Cependant, on observe des différences entre les deux espèces. Le turbot a plus de bactéries appelées Vibrio, dont certaines métabolisent la chitine, molécule qui compose les carapaces d’invertébrés dont il se nourrit. Le flétan, quant à lui, présente davantage de bactéries Acinetobacter, typique de régimes piscivores dans les microbiomes intestinaux. Le microbiome circulant chez ces deux espèces de poissons semble donc influencé par les bactéries de l’intestin, comme c’est le cas chez l’humain. On pourrait donc potentiellement lier un microbiome sanguin au régime alimentaire du poisson, qui est souvent difficile à estimer.

Une technique embryonnaire, mais prometteuse

Cette première cartographie bactérienne du sang de ces deux espèces reflète donc probablement leur microbiome intestinal respectif. À partir de cette caractérisation, une simple détection d’une variation de la composition des bactéries pourrait être reliée à un stress, à un changement de l’environnement ou à un changement physiologique de l’animal.

bande dessinée
Bande dessinée illustrant le principe de l’analyse du microbiome circulant. (Fanny Fronton), Fourni par l'auteur

Par exemple, on sait que chez l’humain, la perte d’Actinobacteria dans le microbiome circulant est associée à une pancréatite aiguë sévère. Et des exemples comme celui-ci, il en existe des dizaines chez l’humain.

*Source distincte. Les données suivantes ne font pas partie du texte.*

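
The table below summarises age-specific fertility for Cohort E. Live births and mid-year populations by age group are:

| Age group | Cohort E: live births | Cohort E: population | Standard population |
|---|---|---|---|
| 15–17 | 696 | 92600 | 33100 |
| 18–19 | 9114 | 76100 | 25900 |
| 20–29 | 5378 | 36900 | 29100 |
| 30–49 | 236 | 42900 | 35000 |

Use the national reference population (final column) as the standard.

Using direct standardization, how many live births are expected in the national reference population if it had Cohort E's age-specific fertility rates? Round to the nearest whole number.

7784

Age-specific rates per 1000 for Cohort E: 7.516, 119.763, 145.745, 5.501.
Expected live births = Σ (standard pop × age-specific rate ÷ 1000)
= 33100×7.516/1000 + 25900×119.763/1000 + 29100×145.745/1000 + 35000×5.501/1000
= 248.79 + 3101.87 + 4241.19 + 192.54 = 7784.39.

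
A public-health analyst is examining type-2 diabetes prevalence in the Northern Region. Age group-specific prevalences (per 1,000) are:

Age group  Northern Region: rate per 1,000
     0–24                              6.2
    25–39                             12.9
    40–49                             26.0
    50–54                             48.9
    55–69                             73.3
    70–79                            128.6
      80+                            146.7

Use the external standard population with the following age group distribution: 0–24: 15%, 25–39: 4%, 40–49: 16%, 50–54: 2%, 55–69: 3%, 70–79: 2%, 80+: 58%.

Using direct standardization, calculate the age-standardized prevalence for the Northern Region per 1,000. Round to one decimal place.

Standard weights: 0.15, 0.04, 0.16, 0.02, 0.03, 0.02, 0.58.
Standardized rate: 0.1500×6.2 + 0.0400×12.9 + 0.1600×26.0 + 0.0200×48.9 + 0.0300×73.3 + 0.0200×128.6 + 0.5800×146.7 = 96.4410 per 1,000.

96.4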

Cette étude, issue d’une collaboration entre des chercheurs universitaires de l’INRS, de l’Université du Québec à Rimouski et le ministère Pêches et Océans Canada, donne un petit aperçu du potentiel informatif qu’offriraient les microbiomes sanguins des poissons de notre golfe.

Des recherches plus poussées permettront d’estimer leur santé, et de mieux prédire l’évolution de leur population. L’effondrement dramatique du stock de la morue des années 80 a beaucoup marqué les pêcheurs. Plusieurs d’entre eux redoutent même que cette situation se reproduise avec une autre espèce. Comme le turbot reste une espèce à risque, il est primordial d’assurer une meilleure gestion des espèces du Saint-Laurent.

Ce n’est qu’en peaufinant nos techniques d’analyse et en approfondissant nos connaissances scientifiques que l’on pourra éviter que ce type d’effondrement ne se reproduise dans le futur.